Elasticity of superhydrous phase B, seismic anomalies in cold slabs and implications for deep water transport

Abstract

Seismic anomalies in the vicinity of cold slabs, including low velocity zones and enhanced seismic shear wave splitting have been commonly attributed to the presence of hydrated slab material. The dense hydrous magnesium silicate (DHMS) superhydrous phase B (ShyB, Mg10Si3H4O18) is considered an important water carrier to transition zone depth due to its large pressure stability and abundance (up to 20vol.%) in hydrous peridotites. To interpret the observed seismic anomalies in terms of hydration and to assess the role of ShyB in deep water recycling, we have investigated the sound velocities and single-crystal elasticity of ShyB to pressures of 17.5GPa at ambient temperature by Brillouin scattering spectroscopy in diamond anvil cells. The Voigt–Reuss–Hill averages for the adiabatic bulk moduli KS, shear moduli μ and their pressure derivatives yield KS=150(2)GPa, μ=99(1)GPa, (∂KS/∂P)=4.7(2) and (∂μ/∂P)=1.44(5).
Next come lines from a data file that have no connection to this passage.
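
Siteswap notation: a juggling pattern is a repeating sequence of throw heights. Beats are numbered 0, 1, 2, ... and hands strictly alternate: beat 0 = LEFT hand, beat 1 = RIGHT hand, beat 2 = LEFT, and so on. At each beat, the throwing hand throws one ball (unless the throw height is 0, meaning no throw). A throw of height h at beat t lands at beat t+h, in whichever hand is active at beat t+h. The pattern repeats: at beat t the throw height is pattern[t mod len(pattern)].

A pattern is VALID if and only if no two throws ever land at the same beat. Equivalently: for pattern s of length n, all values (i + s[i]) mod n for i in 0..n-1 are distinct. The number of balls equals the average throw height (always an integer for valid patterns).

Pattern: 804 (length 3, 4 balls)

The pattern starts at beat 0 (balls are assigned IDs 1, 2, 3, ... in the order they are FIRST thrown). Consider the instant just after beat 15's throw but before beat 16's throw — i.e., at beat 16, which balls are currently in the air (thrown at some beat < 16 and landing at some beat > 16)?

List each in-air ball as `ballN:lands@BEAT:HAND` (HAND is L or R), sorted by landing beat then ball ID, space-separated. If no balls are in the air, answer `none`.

Answer: ball4:lands@17:R ball2:lands@18:L ball1:lands@20:L ball3:lands@23:R

Derivation:
Beat 0 (L): throw ball1 h=8 -> lands@8:L; in-air after throw: [b1@8:L]
Beat 2 (L): throw ball2 h=4 -> lands@6:L; in-air after throw: [b2@6:L b1@8:L]
Beat 3 (R): throw ball3 h=8 -> lands@11:R; in-air after throw: [b2@6:L b1@8:L b3@11:R]
Beat 5 (R): throw ball4 h=4 -> lands@9:R; in-air after throw: [b2@6:L b1@8:L b4@9:R b3@11:R]
Beat 6 (L): throw ball2 h=8 -> lands@14:L; in-air after throw: [b1@8:L b4@9:R b3@11:R b2@14:L]
Beat 8 (L): throw ball1 h=4 -> lands@12:L; in-air after throw: [b4@9:R b3@11:R b1@12:L b2@14:L]
Beat 9 (R): throw ball4 h=8 -> lands@17:R; in-air after throw: [b3@11:R b1@12:L b2@14:L b4@17:R]
Beat 11 (R): throw ball3 h=4 -> lands@15:R; in-air after throw: [b1@12:L b2@14:L b3@15:R b4@17:R]
Beat 12 (L): throw ball1 h=8 -> lands@20:L; in-air after throw: [b2@14:L b3@15:R b4@17:R b1@20:L]
Beat 14 (L): throw ball2 h=4 -> lands@18:L; in-air after throw: [b3@15:R b4@17:R b2@18:L b1@20:L]
Beat 15 (R): throw ball3 h=8 -> lands@23:R; in-air after throw: [b4@17:R b2@18:L b1@20:L b3@23:R]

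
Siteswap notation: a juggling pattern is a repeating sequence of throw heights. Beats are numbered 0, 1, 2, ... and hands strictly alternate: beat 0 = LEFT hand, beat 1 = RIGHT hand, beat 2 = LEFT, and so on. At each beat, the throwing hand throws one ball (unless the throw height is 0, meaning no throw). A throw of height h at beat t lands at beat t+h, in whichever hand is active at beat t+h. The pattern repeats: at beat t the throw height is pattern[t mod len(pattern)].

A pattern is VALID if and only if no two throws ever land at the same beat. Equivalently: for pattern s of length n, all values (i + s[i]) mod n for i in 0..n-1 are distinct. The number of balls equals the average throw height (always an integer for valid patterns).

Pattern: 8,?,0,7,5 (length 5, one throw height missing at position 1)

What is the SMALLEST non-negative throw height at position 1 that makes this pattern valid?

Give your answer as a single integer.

i=0: (0 + 8) mod 5 = 3
i=1: s[i]=? (unknown)
i=2: (2 + 0) mod 5 = 2
i=3: (3 + 7) mod 5 = 0
i=4: (4 + 5) mod 5 = 4
Known residues: [0, 2, 3, 4]; need a permutation of 0..4, so missing residue r = 1
Need (1 + s) mod 5 = 1; smallest s = (1 - 1) mod 5 = 0

Answer: 0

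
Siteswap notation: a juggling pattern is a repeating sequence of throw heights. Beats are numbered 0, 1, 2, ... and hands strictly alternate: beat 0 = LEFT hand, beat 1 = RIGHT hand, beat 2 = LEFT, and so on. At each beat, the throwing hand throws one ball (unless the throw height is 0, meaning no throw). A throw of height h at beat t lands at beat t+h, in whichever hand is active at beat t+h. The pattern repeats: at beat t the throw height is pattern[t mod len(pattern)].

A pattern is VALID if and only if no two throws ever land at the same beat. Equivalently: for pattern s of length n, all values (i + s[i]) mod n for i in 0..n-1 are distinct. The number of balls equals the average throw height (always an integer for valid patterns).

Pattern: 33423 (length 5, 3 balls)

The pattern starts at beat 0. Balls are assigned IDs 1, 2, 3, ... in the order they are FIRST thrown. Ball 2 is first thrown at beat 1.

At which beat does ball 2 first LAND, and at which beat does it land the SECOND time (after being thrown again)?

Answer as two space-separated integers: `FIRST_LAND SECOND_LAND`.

Beat 0 (L): throw ball1 h=3 -> lands@3:R; in-air after throw: [b1@3:R]
Beat 1 (R): throw ball2 h=3 -> lands@4:L; in-air after throw: [b1@3:R b2@4:L]
Beat 2 (L): throw ball3 h=4 -> lands@6:L; in-air after throw: [b1@3:R b2@4:L b3@6:L]
Beat 3 (R): throw ball1 h=2 -> lands@5:R; in-air after throw: [b2@4:L b1@5:R b3@6:L]
Beat 4 (L): throw ball2 h=3 -> lands@7:R; in-air after throw: [b1@5:R b3@6:L b2@7:R]
Beat 5 (R): throw ball1 h=3 -> lands@8:L; in-air after throw: [b3@6:L b2@7:R b1@8:L]
Beat 6 (L): throw ball3 h=3 -> lands@9:R; in-air after throw: [b2@7:R b1@8:L b3@9:R]
Beat 7 (R): throw ball2 h=4 -> lands@11:R; in-air after throw: [b1@8:L b3@9:R b2@11:R]
Ball 2: thrown@1 h=3 -> first land @4; rethrown@4 h=3 -> second land @7

Answer: 4 7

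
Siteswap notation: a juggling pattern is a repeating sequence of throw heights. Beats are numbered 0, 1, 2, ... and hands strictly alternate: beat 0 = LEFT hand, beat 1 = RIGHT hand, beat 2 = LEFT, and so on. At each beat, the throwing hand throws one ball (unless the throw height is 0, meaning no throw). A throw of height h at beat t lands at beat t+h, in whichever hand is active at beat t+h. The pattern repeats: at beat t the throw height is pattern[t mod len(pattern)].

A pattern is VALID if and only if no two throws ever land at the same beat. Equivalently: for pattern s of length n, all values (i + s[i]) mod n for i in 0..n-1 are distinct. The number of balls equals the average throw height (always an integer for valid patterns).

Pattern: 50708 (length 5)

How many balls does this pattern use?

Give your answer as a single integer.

Answer: 4

Derivation:
Pattern = [5, 0, 7, 0, 8], length n = 5
  position 0: throw height = 5, running sum = 5
  position 1: throw height = 0, running sum = 5
  position 2: throw height = 7, running sum = 12
  position 3: throw height = 0, running sum = 12
  position 4: throw height = 8, running sum = 20
Total sum = 20; balls = sum / n = 20 / 5 = 4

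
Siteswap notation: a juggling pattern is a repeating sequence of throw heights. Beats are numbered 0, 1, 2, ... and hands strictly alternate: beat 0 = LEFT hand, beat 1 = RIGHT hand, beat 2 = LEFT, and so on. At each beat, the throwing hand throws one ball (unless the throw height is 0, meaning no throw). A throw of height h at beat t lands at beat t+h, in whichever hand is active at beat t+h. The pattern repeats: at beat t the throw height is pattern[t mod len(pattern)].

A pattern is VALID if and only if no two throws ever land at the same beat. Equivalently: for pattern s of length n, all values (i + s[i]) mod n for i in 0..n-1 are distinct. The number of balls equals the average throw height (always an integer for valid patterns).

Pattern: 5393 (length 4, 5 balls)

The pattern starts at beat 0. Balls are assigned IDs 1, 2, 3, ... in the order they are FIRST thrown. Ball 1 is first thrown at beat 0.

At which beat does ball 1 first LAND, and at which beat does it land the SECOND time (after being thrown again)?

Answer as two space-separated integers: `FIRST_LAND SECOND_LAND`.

Answer: 5 8

Derivation:
Beat 0 (L): throw ball1 h=5 -> lands@5:R; in-air after throw: [b1@5:R]
Beat 1 (R): throw ball2 h=3 -> lands@4:L; in-air after throw: [b2@4:L b1@5:R]
Beat 2 (L): throw ball3 h=9 -> lands@11:R; in-air after throw: [b2@4:L b1@5:R b3@11:R]
Beat 3 (R): throw ball4 h=3 -> lands@6:L; in-air after throw: [b2@4:L b1@5:R b4@6:L b3@11:R]
Beat 4 (L): throw ball2 h=5 -> lands@9:R; in-air after throw: [b1@5:R b4@6:L b2@9:R b3@11:R]
Beat 5 (R): throw ball1 h=3 -> lands@8:L; in-air after throw: [b4@6:L b1@8:L b2@9:R b3@11:R]
Beat 6 (L): throw ball4 h=9 -> lands@15:R; in-air after throw: [b1@8:L b2@9:R b3@11:R b4@15:R]
Beat 7 (R): throw ball5 h=3 -> lands@10:L; in-air after throw: [b1@8:L b2@9:R b5@10:L b3@11:R b4@15:R]
Beat 8 (L): throw ball1 h=5 -> lands@13:R; in-air after throw: [b2@9:R b5@10:L b3@11:R b1@13:R b4@15:R]
Ball 1: thrown@0 h=5 -> first land @5; rethrown@5 h=3 -> second land @8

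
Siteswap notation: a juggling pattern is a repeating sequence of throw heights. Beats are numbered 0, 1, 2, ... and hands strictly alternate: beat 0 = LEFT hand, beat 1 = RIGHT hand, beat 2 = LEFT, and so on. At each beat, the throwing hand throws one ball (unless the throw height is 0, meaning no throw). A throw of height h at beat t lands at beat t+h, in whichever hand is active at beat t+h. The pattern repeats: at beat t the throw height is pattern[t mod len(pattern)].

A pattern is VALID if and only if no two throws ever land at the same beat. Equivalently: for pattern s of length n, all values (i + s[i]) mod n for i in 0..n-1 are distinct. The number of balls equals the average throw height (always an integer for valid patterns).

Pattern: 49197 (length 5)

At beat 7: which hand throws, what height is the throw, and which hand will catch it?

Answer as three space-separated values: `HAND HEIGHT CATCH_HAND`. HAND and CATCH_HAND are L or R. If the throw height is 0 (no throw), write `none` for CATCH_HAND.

Beat 7: 7 mod 2 = 1, so hand = R
Throw height = pattern[7 mod 5] = pattern[2] = 1
Lands at beat 7+1=8, 8 mod 2 = 0, so catch hand = L

Answer: R 1 L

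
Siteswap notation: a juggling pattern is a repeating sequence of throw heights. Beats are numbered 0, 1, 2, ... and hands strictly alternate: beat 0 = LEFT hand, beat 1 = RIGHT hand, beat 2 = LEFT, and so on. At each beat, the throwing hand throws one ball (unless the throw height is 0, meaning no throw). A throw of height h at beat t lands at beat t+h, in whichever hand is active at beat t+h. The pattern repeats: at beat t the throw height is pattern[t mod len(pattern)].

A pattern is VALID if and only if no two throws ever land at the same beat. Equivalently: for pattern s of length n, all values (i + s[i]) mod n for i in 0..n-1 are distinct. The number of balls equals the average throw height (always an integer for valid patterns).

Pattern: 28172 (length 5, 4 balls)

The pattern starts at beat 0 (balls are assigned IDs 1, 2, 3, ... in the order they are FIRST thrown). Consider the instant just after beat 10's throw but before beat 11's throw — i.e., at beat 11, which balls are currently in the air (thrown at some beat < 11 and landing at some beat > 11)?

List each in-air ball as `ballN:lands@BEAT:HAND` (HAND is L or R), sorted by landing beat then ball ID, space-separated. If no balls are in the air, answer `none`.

Answer: ball1:lands@12:L ball3:lands@14:L ball4:lands@15:R

Derivation:
Beat 0 (L): throw ball1 h=2 -> lands@2:L; in-air after throw: [b1@2:L]
Beat 1 (R): throw ball2 h=8 -> lands@9:R; in-air after throw: [b1@2:L b2@9:R]
Beat 2 (L): throw ball1 h=1 -> lands@3:R; in-air after throw: [b1@3:R b2@9:R]
Beat 3 (R): throw ball1 h=7 -> lands@10:L; in-air after throw: [b2@9:R b1@10:L]
Beat 4 (L): throw ball3 h=2 -> lands@6:L; in-air after throw: [b3@6:L b2@9:R b1@10:L]
Beat 5 (R): throw ball4 h=2 -> lands@7:R; in-air after throw: [b3@6:L b4@7:R b2@9:R b1@10:L]
Beat 6 (L): throw ball3 h=8 -> lands@14:L; in-air after throw: [b4@7:R b2@9:R b1@10:L b3@14:L]
Beat 7 (R): throw ball4 h=1 -> lands@8:L; in-air after throw: [b4@8:L b2@9:R b1@10:L b3@14:L]
Beat 8 (L): throw ball4 h=7 -> lands@15:R; in-air after throw: [b2@9:R b1@10:L b3@14:L b4@15:R]
Beat 9 (R): throw ball2 h=2 -> lands@11:R; in-air after throw: [b1@10:L b2@11:R b3@14:L b4@15:R]
Beat 10 (L): throw ball1 h=2 -> lands@12:L; in-air after throw: [b2@11:R b1@12:L b3@14:L b4@15:R]
Beat 11 (R): throw ball2 h=8 -> lands@19:R; in-air after throw: [b1@12:L b3@14:L b4@15:R b2@19:R]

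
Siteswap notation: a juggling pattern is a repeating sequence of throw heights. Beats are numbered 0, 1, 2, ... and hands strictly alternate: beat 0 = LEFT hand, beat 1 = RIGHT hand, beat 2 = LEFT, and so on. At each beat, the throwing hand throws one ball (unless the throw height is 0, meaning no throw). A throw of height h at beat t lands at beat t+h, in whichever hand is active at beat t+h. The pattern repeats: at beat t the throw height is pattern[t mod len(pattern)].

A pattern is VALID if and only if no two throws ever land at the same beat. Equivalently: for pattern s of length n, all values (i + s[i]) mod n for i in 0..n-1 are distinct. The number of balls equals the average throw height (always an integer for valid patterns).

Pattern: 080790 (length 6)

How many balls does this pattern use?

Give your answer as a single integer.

Answer: 4

Derivation:
Pattern = [0, 8, 0, 7, 9, 0], length n = 6
  position 0: throw height = 0, running sum = 0
  position 1: throw height = 8, running sum = 8
  position 2: throw height = 0, running sum = 8
  position 3: throw height = 7, running sum = 15
  position 4: throw height = 9, running sum = 24
  position 5: throw height = 0, running sum = 24
Total sum = 24; balls = sum / n = 24 / 6 = 4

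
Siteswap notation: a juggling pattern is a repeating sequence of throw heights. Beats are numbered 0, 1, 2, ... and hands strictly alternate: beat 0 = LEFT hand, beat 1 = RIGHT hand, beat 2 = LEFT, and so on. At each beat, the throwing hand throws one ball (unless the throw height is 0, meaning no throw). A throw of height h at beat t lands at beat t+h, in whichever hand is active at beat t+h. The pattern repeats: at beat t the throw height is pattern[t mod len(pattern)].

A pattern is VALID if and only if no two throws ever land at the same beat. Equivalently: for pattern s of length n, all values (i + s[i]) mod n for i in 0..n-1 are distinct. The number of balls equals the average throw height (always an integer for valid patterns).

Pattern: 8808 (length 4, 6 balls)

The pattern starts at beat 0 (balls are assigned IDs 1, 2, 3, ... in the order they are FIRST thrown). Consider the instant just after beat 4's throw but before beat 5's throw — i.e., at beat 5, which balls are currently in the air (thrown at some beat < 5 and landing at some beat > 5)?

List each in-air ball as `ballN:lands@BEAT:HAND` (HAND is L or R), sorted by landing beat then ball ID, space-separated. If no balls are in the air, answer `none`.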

The aggregate compressional and shear wave velocities of ShyB at transition zone pressures are comparable to those of hydrous iron-bearing ringwoodite but are significantly lower than anhydrous phases in peridotites. The calculated velocity contrast between dry and ShyB-bearing hydrous peridotite (containing 1.2wt.% of water) indicate that 17vol.% of ShyB decreases both compressional VP and shear VS wave velocities by at most 2.5% at transition zone depths. Our results, combined with data for the deformation mechanisms of ShyB, indicate that ShyB aggregates develop strong textures under down-dip compression regime and yield a maximum shear wave splitting of 1.1% in the plane perpendicular to the compression axis at 17.5GPa. Although ShyB in hydrous subducted peridotite would reduce its seismic velocities, the splitting geometry VSV>VSH generated by ShyB fabrics in peridotite is incompatible with the pattern observed in Tonga and Sangihe, and would require the contribution of other phases to be explained. Textured phase D is a plausible candidate to explain the shear wave splitting in the lower transition zone, while at intermediate transition zone depths, the coexistence of textured phase D and ShyB in hydrous deformed peridotite would generate the observed array polarization. However, the later scenario will require locally very high water concentrations at depth.